Could clearance rules put whistleblowers at risk?
An effort to streamline security clearance applications through easier reciprocity could bring some unintended consequences.
An effort to streamline security clearances could bring some unintended consequences.(Stock image)
A proposed rule change to streamline the process of conducting security investigations of federal workers in sensitive posts potentially expands the number of positions deemed "sensitive," and critics worry that the measure could be used to deprive whistleblowers of civil service protections.
The proposal, from the Office of Personnel Management and the Office of the Director of National Intelligence, is intended to harmonize the way agencies determine eligibility for posts requiring security clearances, or otherwise afford access to sensitive information or restricted facilities. The goal is to allow agencies to rely on one another's assessments for federal workers moving between departments, eliminating the need for duplicative investigations.

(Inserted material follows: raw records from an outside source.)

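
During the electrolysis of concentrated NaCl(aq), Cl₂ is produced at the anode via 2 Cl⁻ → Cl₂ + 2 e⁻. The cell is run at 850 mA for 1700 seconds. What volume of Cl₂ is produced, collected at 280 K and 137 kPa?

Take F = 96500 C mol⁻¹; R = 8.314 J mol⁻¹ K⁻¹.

0.127 L

Q = I·t = 0.8500 A × 1700.0 s = 1445 C.
n(e⁻) = Q/F = 1445 / 96500 = 0.01497 mol.
2 electrons are transferred per Cl₂ molecule, so n(Cl₂) = 0.01497 / 2 = 0.007487 mol.
V = nRT/P = (0.007487 × 8.314 × 280) / (137 × 10³ Pa) = 1.27 × 10⁻⁴ m³ = 0.127 L.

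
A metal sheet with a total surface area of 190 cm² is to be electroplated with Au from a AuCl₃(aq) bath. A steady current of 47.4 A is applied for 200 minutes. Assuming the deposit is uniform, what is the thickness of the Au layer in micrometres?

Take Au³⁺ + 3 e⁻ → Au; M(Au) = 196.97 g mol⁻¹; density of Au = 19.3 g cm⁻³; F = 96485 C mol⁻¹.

1060 μm

Q = I·t = 47.40 × 12000 = 568800 C; n(e⁻) = 5.895 mol.
n(Au) = n(e⁻)/3 = 1.965 mol, so m = 1.965 × 196.97 = 387.1 g.
Volume = m/ρ = 387.1 / 19.3 = 20.05 cm³.
Thickness = V/A = 20.05 / 190 = 0.106 cm = 1060 μm.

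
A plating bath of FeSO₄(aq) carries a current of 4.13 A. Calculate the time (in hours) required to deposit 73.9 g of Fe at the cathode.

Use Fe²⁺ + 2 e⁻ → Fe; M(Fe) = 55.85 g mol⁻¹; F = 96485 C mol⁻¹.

17.2 h

n(Fe) = m/M = 73.9 / 55.85 = 1.323 mol.
Each Fe atom requires 2 electrons, so n(e⁻) = 2 × 1.323 = 2.646 mol.
Q = n(e⁻)·F = 2.646 × 96485 = 255300 C.
t = Q/I = 255300 / 4.130 A = 61820 s = 17.2 h.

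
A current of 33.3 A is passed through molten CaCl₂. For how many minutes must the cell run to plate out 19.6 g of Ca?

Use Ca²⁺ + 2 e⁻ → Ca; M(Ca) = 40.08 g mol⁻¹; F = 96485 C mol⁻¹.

47.2 min

n(Ca) = m/M = 19.6 / 40.08 = 0.4890 mol.
Each Ca atom requires 2 electrons, so n(e⁻) = 2 × 0.4890 = 0.9780 mol.
Q = n(e⁻)·F = 0.9780 × 96485 = 94370 C.
t = Q/I = 94370 / 33.30 A = 2834 s = 47.2 min.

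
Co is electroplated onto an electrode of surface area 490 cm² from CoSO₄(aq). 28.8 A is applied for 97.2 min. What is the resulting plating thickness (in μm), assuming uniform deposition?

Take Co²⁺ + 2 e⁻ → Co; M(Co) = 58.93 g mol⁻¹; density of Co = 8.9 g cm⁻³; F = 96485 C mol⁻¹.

Q = I·t = 28.80 × 5832.0 = 168000 C; n(e⁻) = 1.741 mol.
n(Co) = n(e⁻)/2 = 0.8704 mol, so m = 0.8704 × 58.93 = 51.29 g.
Volume = m/ρ = 51.29 / 8.9 = 5.763 cm³.
Thickness = V/A = 5.763 / 490 = 0.0118 cm = 118 μm.

118 μm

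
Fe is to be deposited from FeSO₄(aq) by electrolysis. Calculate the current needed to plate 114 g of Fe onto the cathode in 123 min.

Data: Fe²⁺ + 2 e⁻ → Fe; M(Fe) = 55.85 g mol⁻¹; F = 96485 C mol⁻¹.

n(Fe) = 114 / 55.85 = 2.041 mol.
n(e⁻) = 2 × 2.041 = 4.082 mol.
Q = n(e⁻)·F = 4.082 × 96485 = 393900 C.
I = Q/t = 393900 / 7380.0 s = 53.4 A.

53.4 A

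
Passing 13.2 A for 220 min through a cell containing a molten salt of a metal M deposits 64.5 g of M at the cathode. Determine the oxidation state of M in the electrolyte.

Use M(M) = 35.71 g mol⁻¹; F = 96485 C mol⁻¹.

+1

Q = I·t = 13.20 A × 13200 s = 174200 C, so n(e⁻) = 174200/96485 = 1.806 mol.
n(M) deposited = 64.5 / 35.71 = 1.806 mol.
Electrons per atom = n(e⁻)/n(M) = 1.806 / 1.806 = 1.00 ≈ 1, so the ion is M⁺.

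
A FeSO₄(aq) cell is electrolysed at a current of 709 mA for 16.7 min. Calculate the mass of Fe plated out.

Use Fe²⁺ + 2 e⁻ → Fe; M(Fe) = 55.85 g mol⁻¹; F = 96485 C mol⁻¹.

0.206 g

Q = I·t = 0.7090 A × 1002.0 s = 710.4 C.
n(e⁻) = Q/F = 710.4 / 96485 = 0.007363 mol.
Fe²⁺ + 2 e⁻ → Fe, so n(Fe) = n(e⁻)/2 = 0.003681 mol.
m = n·M = 0.003681 × 55.85 = 0.206 g.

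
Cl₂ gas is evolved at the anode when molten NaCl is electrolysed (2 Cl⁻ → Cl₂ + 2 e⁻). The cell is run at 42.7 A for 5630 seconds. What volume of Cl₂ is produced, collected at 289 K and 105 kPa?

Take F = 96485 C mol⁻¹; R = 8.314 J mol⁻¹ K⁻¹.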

The rule also contains the provision that the new rules are not "intended to confer any new or additional rights of appeal" for those who have been found ineligible to obtain or continue in a sensitive post. The change, said Tom Devine of the Government Accountability Project, could permit the government to "rebrand virtually any significant, meaningful job in the government" as sensitive.
Devine worries that the change creates a loophole for punishing whistleblowers – federal employees who reveal insider information to Congress or the press with an eye to exposing fraud and mismanagement.
Whistleblowers are explicitly protected from retaliatory termination under federal law. Such cases are typically adjudicated by the Merit Systems Protection Board. However, an employee who becomes ineligible to hold a job for security reasons can't appeal that decision to the MSPB. "All an agency needs to say is that you're a security risk," Devine said, "and your rights turn into a mirage."
A surprising number and variety of government jobs already require security checks, said, John Palguta, vice president for policy at the Partnership for Public Service. Human resources jobs that give employees access to databases of sensitive personnel data, for example, or jobs in which workers are authorized to write checks on behalf of the federal government are posts that are classed as sensitive even though they are not directly linked to national security risks.
"I don't think this proposed new rule is going to change the status quo very much, said Palguta, who has worked at OPM and MSPB. "It will bring some consistency to the process that I think is needed."
OPM and ODNI are collecting comments on the new rule proposal through June 27.